Münster (gl) - Am Mittwoch, 10. September, verhandelt der Rat der Stadt Münster über einen kommunalen Zuschuss zur Ausrichtung des 101. Katholikentages im Jahr 2018 in Münster. Im Gespräch sind 1,5 Millionen Euro. Doch es regt sich Widerstand gegen die finanzielle Unterstützung durch die Stadt.

Zehntausende Gläubige werden zum 2018 in Münster stattfindenden Katholikentag erwartet. Schon jetzt berät die Stadt Münster darüber, ob die Großveranstaltung durch einen kommunalen Zuschuss unterstützt wird. Im Gespräch ist eine Summe von 1,5 Millionen Euro. Das Bild zeigt eine Aufnahmen von Kirchentag in Hamburg (2013).

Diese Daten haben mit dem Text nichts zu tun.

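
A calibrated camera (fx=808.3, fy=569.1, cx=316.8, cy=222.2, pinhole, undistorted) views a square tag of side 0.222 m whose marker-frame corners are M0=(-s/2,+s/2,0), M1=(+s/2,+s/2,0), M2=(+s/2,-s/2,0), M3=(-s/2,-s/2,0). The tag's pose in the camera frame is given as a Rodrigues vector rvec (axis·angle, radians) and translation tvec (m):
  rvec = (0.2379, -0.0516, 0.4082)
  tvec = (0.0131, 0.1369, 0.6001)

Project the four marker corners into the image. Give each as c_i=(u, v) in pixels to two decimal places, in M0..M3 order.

c0=(141.63, 401.01) c1=(406.63, 471.90) c2=(536.12, 300.79) c3=(253.30, 217.27)

Intrinsics K: fx=808.3, fy=569.1, cx=316.8, cy=222.2
Marker side s = 0.222 m; corners in marker frame (Z=0):
  M0 = (-0.1110, +0.1110, 0)
  M1 = (+0.1110, +0.1110, 0)
  M2 = (+0.1110, -0.1110, 0)
  M3 = (-0.1110, -0.1110, 0)
rvec = (0.2379, -0.0516, 0.4082), |rvec| = θ = 0.47527 rad = 27.231°
Rodrigues: sinθ=0.45758, 1−cosθ=0.11083; R = I + sinθ·[k]× + (1−cosθ)·[k]×²:
    [+0.91694 -0.39903 -0.00203]
    [+0.38698 +0.89047 -0.23938]
    [+0.09733 +0.21871 +0.97092]
t = (0.0131, 0.1369, 0.6001) m
M0: Pc = R·M0+t = (-0.13297, +0.19279, +0.61357); u = 808.3·(-0.13297)/0.61357 + 316.8 = 141.6273, v = 569.1·(+0.19279)/0.61357 + 222.2 = 401.0138
M1: Pc = R·M1+t = (+0.07059, +0.27870, +0.63518); u = 808.3·(+0.07059)/0.63518 + 316.8 = 406.6267, v = 569.1·(+0.27870)/0.63518 + 222.2 = 471.9036
M2: Pc = R·M2+t = (+0.15917, +0.08101, +0.58663); u = 808.3·(+0.15917)/0.58663 + 316.8 = 536.1197, v = 569.1·(+0.08101)/0.58663 + 222.2 = 300.7920
M3: Pc = R·M3+t = (-0.04439, -0.00490, +0.56502); u = 808.3·(-0.04439)/0.56502 + 316.8 = 253.3001, v = 569.1·(-0.00490)/0.56502 + 222.2 = 217.2671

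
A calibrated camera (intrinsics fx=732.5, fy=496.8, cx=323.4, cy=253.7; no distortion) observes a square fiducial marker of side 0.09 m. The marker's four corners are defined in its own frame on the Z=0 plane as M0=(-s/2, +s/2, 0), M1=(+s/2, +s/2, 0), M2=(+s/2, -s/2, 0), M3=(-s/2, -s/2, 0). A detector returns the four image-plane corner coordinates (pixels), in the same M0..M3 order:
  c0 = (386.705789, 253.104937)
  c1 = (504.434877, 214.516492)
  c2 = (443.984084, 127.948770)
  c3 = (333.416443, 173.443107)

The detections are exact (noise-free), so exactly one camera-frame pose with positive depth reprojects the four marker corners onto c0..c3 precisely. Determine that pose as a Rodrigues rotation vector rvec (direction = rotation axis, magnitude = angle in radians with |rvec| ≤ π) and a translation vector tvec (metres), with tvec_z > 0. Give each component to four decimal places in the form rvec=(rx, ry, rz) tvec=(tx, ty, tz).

rvec=(0.0200, 0.5297, -0.4327) tvec=(0.0601, -0.0593, 0.4842)

Intrinsics K: fx=732.5, fy=496.8, cx=323.4, cy=253.7
Marker side s = 0.09 m; corners in marker frame (Z=0):
  M0 = (-0.0450, +0.0450, 0)
  M1 = (+0.0450, +0.0450, 0)
  M2 = (+0.0450, -0.0450, 0)
  M3 = (-0.0450, -0.0450, 0)
Detected image corners:
  c0 = (386.705789, 253.104937) px
  c1 = (504.434877, 214.516492) px
  c2 = (443.984084, 127.948770) px
  c3 = (333.416443, 173.443107) px
Planar DLT: solve 8×8 A·h = b for H (H[2,2]=1):
  H  [+842.90995 +551.05758 +414.27577]
  H  [-663.36212 +885.32439 +192.86304]
  H  [-1.01901 -0.18941 +1.00000]
B = K⁻¹H; ‖b₁‖=2.065052, ‖b₂‖=2.065052; λ = 2/(‖b₁‖+‖b₂‖) = 0.484249, sign → tz>0 ⇒ λ=+0.484249
r₁ = λ·B[:,0] = (+0.77510,-0.39461,-0.49346); r₂ = λ·B[:,1] = (+0.40479,+0.90980,-0.09172)
r₃ = r₁×r₂ = (+0.48514,-0.12866,+0.86492); SVD([r₁ r₂ r₃]) → R = UVᵀ:
  R  [+0.77510 +0.40479 +0.48514]
  R  [-0.39461 +0.90980 -0.12866]
  R  [-0.49346 -0.09172 +0.86492]
t = (+0.06008, -0.05930, +0.48425) m
tr R = 2.549820; θ = arccos((tr R − 1)/2) = 0.684224 rad = 39.203°
axis k = ((R−Rᵀ)₃₂, (R−Rᵀ)₁₃, (R−Rᵀ)₂₁) / (2 sinθ) = (+0.029219, +0.774116, -0.632369)
rvec = θ·k = (+0.019992, +0.529669, -0.432682)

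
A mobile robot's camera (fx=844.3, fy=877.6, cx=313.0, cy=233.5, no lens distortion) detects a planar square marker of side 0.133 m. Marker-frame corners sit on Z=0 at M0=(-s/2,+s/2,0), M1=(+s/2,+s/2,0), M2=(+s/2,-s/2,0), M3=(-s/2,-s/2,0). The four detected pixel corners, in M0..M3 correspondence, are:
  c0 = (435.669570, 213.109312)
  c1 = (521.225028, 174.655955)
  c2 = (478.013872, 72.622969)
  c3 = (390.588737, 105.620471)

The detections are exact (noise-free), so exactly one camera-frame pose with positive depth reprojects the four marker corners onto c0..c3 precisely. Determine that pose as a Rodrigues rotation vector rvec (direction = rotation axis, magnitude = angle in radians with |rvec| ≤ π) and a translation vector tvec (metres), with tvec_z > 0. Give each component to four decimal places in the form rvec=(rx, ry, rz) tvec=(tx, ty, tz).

Intrinsics K: fx=844.3, fy=877.6, cx=313.0, cy=233.5
Marker side s = 0.133 m; corners in marker frame (Z=0):
  M0 = (-0.0665, +0.0665, 0)
  M1 = (+0.0665, +0.0665, 0)
  M2 = (+0.0665, -0.0665, 0)
  M3 = (-0.0665, -0.0665, 0)
Detected image corners:
  c0 = (435.669570, 213.109312) px
  c1 = (521.225028, 174.655955) px
  c2 = (478.013872, 72.622969) px
  c3 = (390.588737, 105.620471) px
Planar DLT: solve 8×8 A·h = b for H (H[2,2]=1):
  H  [+824.07302 +317.23637 +457.42253]
  H  [-214.69483 +782.65767 +140.93917]
  H  [+0.38073 -0.03180 +1.00000]
B = K⁻¹H; ‖b₁‖=0.980655, ‖b₂‖=0.980655; λ = 2/(‖b₁‖+‖b₂‖) = 1.019727, sign → tz>0 ⇒ λ=+1.019727
r₁ = λ·B[:,0] = (+0.85137,-0.35276,+0.38824); r₂ = λ·B[:,1] = (+0.39517,+0.91804,-0.03242)
r₃ = r₁×r₂ = (-0.34498,+0.18102,+0.92099); SVD([r₁ r₂ r₃]) → R = UVᵀ:
  R  [+0.85137 +0.39517 -0.34498]
  R  [-0.35276 +0.91804 +0.18102]
  R  [+0.38824 -0.03242 +0.92099]
t = (+0.17443, -0.10755, +1.01973) m
tr R = 2.690391; θ = arccos((tr R − 1)/2) = 0.563865 rad = 32.307°
axis k = ((R−Rᵀ)₃₂, (R−Rᵀ)₁₃, (R−Rᵀ)₂₁) / (2 sinθ) = (-0.199686, -0.685950, -0.699713)
rvec = θ·k = (-0.112596, -0.386783, -0.394544)

rvec=(-0.1126, -0.3868, -0.3945) tvec=(0.1744, -0.1076, 1.0197)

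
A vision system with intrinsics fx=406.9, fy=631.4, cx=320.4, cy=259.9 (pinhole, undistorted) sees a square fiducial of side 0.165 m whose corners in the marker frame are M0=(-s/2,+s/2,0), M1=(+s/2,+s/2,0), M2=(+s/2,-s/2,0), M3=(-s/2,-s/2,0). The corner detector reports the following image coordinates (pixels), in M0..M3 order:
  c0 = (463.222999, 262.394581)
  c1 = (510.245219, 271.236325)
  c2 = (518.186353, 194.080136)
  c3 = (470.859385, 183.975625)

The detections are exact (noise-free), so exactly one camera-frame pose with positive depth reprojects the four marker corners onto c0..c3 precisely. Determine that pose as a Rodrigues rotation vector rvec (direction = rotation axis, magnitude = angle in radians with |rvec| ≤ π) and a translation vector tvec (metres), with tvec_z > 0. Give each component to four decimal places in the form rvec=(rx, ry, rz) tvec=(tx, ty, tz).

rvec=(0.0798, -0.1180, 0.1201) tvec=(0.5571, -0.0669, 1.3304)

Intrinsics K: fx=406.9, fy=631.4, cx=320.4, cy=259.9
Marker side s = 0.165 m; corners in marker frame (Z=0):
  M0 = (-0.0825, +0.0825, 0)
  M1 = (+0.0825, +0.0825, 0)
  M2 = (+0.0825, -0.0825, 0)
  M3 = (-0.0825, -0.0825, 0)
Detected image corners:
  c0 = (463.222999, 262.394581) px
  c1 = (510.245219, 271.236325) px
  c2 = (518.186353, 194.080136) px
  c3 = (470.859385, 183.975625) px
Planar DLT: solve 8×8 A·h = b for H (H[2,2]=1):
  H  [+330.92838 -20.56874 +490.78963]
  H  [+78.31254 +483.78781 +228.13177]
  H  [+0.09177 +0.05430 +1.00000]
B = K⁻¹H; ‖b₁‖=0.751655, ‖b₂‖=0.751655; λ = 2/(‖b₁‖+‖b₂‖) = 1.330397, sign → tz>0 ⇒ λ=+1.330397
r₁ = λ·B[:,0] = (+0.98586,+0.11475,+0.12209); r₂ = λ·B[:,1] = (-0.12414,+0.98963,+0.07225)
r₃ = r₁×r₂ = (-0.11254,-0.08638,+0.98989); SVD([r₁ r₂ r₃]) → R = UVᵀ:
  R  [+0.98586 -0.12414 -0.11254]
  R  [+0.11475 +0.98963 -0.08638]
  R  [+0.12209 +0.07225 +0.98989]
t = (+0.55710, -0.06694, +1.33040) m
tr R = 2.965380; θ = arccos((tr R − 1)/2) = 0.186334 rad = 10.676°
axis k = ((R−Rᵀ)₃₂, (R−Rᵀ)₁₃, (R−Rᵀ)₂₁) / (2 sinθ) = (+0.428121, -0.633251, +0.644752)
rvec = θ·k = (+0.079774, -0.117996, +0.120140)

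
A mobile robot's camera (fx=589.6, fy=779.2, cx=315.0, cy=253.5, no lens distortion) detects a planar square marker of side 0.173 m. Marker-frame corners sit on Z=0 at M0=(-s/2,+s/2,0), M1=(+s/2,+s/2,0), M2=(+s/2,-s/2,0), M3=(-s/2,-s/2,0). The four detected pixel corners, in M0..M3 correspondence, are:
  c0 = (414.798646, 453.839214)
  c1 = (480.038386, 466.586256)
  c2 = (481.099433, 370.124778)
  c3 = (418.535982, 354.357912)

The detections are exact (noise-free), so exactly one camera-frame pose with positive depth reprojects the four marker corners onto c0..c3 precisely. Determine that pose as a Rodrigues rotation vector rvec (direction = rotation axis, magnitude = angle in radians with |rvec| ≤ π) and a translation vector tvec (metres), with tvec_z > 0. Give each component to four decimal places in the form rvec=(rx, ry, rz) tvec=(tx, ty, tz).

rvec=(-0.3096, -0.3310, 0.1621) tvec=(0.3151, 0.2787, 1.3842)

Intrinsics K: fx=589.6, fy=779.2, cx=315.0, cy=253.5
Marker side s = 0.173 m; corners in marker frame (Z=0):
  M0 = (-0.0865, +0.0865, 0)
  M1 = (+0.0865, +0.0865, 0)
  M2 = (+0.0865, -0.0865, 0)
  M3 = (-0.0865, -0.0865, 0)
Detected image corners:
  c0 = (414.798646, 453.839214) px
  c1 = (480.038386, 466.586256) px
  c2 = (481.099433, 370.124778) px
  c3 = (418.535982, 354.357912) px
Planar DLT: solve 8×8 A·h = b for H (H[2,2]=1):
  H  [+464.43157 -118.75685 +449.22898]
  H  [+169.86583 +469.87170 +410.36588]
  H  [+0.21224 -0.23412 +1.00000]
B = K⁻¹H; ‖b₁‖=0.722449, ‖b₂‖=0.722449; λ = 2/(‖b₁‖+‖b₂‖) = 1.384181, sign → tz>0 ⇒ λ=+1.384181
r₁ = λ·B[:,0] = (+0.93337,+0.20618,+0.29378); r₂ = λ·B[:,1] = (-0.10567,+0.94012,-0.32407)
r₃ = r₁×r₂ = (-0.34300,+0.27143,+0.89926); SVD([r₁ r₂ r₃]) → R = UVᵀ:
  R  [+0.93337 -0.10567 -0.34300]
  R  [+0.20618 +0.94012 +0.27143]
  R  [+0.29378 -0.32407 +0.89926]
t = (+0.31512, +0.27866, +1.38418) m
tr R = 2.772752; θ = arccos((tr R − 1)/2) = 0.481338 rad = 27.579°
axis k = ((R−Rᵀ)₃₂, (R−Rᵀ)₁₃, (R−Rᵀ)₂₁) / (2 sinθ) = (-0.643132, -0.687718, +0.336787)
rvec = θ·k = (-0.309564, -0.331025, +0.162108)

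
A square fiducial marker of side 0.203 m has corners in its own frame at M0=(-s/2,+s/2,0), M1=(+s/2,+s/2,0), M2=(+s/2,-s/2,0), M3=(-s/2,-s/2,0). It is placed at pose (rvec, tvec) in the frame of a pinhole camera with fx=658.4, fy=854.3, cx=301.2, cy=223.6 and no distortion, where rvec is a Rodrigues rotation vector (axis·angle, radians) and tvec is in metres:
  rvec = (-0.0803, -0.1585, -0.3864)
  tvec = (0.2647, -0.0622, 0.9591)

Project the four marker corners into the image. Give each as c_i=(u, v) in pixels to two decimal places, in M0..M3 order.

Intrinsics K: fx=658.4, fy=854.3, cx=301.2, cy=223.6
Marker side s = 0.203 m; corners in marker frame (Z=0):
  M0 = (-0.1015, +0.1015, 0)
  M1 = (+0.1015, +0.1015, 0)
  M2 = (+0.1015, -0.1015, 0)
  M3 = (-0.1015, -0.1015, 0)
rvec = (-0.0803, -0.1585, -0.3864), |rvec| = θ = 0.42529 rad = 24.368°
Rodrigues: sinθ=0.41259, 1−cosθ=0.08908; R = I + sinθ·[k]× + (1−cosθ)·[k]×²:
    [+0.91409 +0.38112 -0.13848]
    [-0.36859 +0.92329 +0.10806]
    [+0.16905 -0.04774 +0.98445]
t = (0.2647, -0.0622, 0.9591) m
M0: Pc = R·M0+t = (+0.21060, +0.06893, +0.93710); u = 658.4·(+0.21060)/0.93710 + 301.2 = 449.1693, v = 854.3·(+0.06893)/0.93710 + 223.6 = 286.4358
M1: Pc = R·M1+t = (+0.39616, -0.00590, +0.97141); u = 658.4·(+0.39616)/0.97141 + 301.2 = 569.7108, v = 854.3·(-0.00590)/0.97141 + 223.6 = 218.4133
M2: Pc = R·M2+t = (+0.31880, -0.19333, +0.98110); u = 658.4·(+0.31880)/0.98110 + 301.2 = 515.1381, v = 854.3·(-0.19333)/0.98110 + 223.6 = 55.2609
M3: Pc = R·M3+t = (+0.13324, -0.11850, +0.94679); u = 658.4·(+0.13324)/0.94679 + 301.2 = 393.8525, v = 854.3·(-0.11850)/0.94679 + 223.6 = 116.6737

c0=(449.17, 286.44) c1=(569.71, 218.41) c2=(515.14, 55.26) c3=(393.85, 116.67)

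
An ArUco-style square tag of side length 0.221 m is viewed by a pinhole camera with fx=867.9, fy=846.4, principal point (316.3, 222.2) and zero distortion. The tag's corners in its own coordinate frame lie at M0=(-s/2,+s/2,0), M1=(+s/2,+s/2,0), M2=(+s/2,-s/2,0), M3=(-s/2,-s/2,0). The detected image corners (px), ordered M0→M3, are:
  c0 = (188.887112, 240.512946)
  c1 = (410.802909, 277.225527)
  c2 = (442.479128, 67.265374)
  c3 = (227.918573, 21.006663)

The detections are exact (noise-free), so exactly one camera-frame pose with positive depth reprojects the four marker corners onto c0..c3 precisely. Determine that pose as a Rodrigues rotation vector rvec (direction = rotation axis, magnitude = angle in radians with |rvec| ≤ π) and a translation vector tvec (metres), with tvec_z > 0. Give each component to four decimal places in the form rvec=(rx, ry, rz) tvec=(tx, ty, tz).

Intrinsics K: fx=867.9, fy=846.4, cx=316.3, cy=222.2
Marker side s = 0.221 m; corners in marker frame (Z=0):
  M0 = (-0.1105, +0.1105, 0)
  M1 = (+0.1105, +0.1105, 0)
  M2 = (+0.1105, -0.1105, 0)
  M3 = (-0.1105, -0.1105, 0)
Detected image corners:
  c0 = (188.887112, 240.512946) px
  c1 = (410.802909, 277.225527) px
  c2 = (442.479128, 67.265374) px
  c3 = (227.918573, 21.006663) px
Planar DLT: solve 8×8 A·h = b for H (H[2,2]=1):
  H  [+1058.29392 -196.48097 +320.44540]
  H  [+221.87457 +953.49379 +150.63569]
  H  [+0.22362 -0.11628 +1.00000]
B = K⁻¹H; ‖b₁‖=1.177350, ‖b₂‖=1.177350; λ = 2/(‖b₁‖+‖b₂‖) = 0.849365, sign → tz>0 ⇒ λ=+0.849365
r₁ = λ·B[:,0] = (+0.96647,+0.17279,+0.18994); r₂ = λ·B[:,1] = (-0.15629,+0.98276,-0.09876)
r₃ = r₁×r₂ = (-0.20373,+0.06576,+0.97682); SVD([r₁ r₂ r₃]) → R = UVᵀ:
  R  [+0.96647 -0.15629 -0.20373]
  R  [+0.17279 +0.98276 +0.06576]
  R  [+0.18994 -0.09876 +0.97682]
t = (+0.00406, -0.07182, +0.84937) m
tr R = 2.926050; θ = arccos((tr R − 1)/2) = 0.272783 rad = 15.629°
axis k = ((R−Rᵀ)₃₂, (R−Rᵀ)₁₃, (R−Rᵀ)₂₁) / (2 sinθ) = (-0.305338, -0.730594, +0.610738)
rvec = θ·k = (-0.083291, -0.199294, +0.166599)

rvec=(-0.0833, -0.1993, 0.1666) tvec=(0.0041, -0.0718, 0.8494)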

„Nach den aktuellen Unwetterschäden an der kommunalen Infrastruktur und angesichts der allgemeinen Finanzlage der Stadt steht Münster vor ganz anderen Herausforderungen als der Finanzierung eines Katholikentags“, sagt Daniela Wakonigg, Sprecherin des Internationalen Bundes der Konfessionslosen und Atheisten (IBKA) im Münsterland. Wakonigg plädiert für eine sinnvolle Verwendung der kommunalen Gelder: „Die Instandsetzung des durch das Unwetter zerstörten Bürgerzentrums Kinderhaus kommt allen Bürgerinnen und Bürgern zugute. Ein katholisches Vereinsfest wie ein Katholikentag spricht in erster Linie die Mitglieder der katholischen Kirche an und unterstützt sie in ihrem selbstgesetzten Missionierungsauftrag.“ Befürworter der finanziellen Unterstützung argumentieren anders: Der Kirchentag rückt Münster bundesweit in den Blickpunkt, trägt damit im positiven Sinne zum Image der Stadt bei. Dazu ist die Großveranstaltung, zu der zehntausende Besucher erwartet werden, auch wirtschaftlich für die Stadt interessant. Denn die Gäste müssen schließlich beherbergt und verpflegt werden. Der kommunale Zuschuss ist damit eine gute Investition.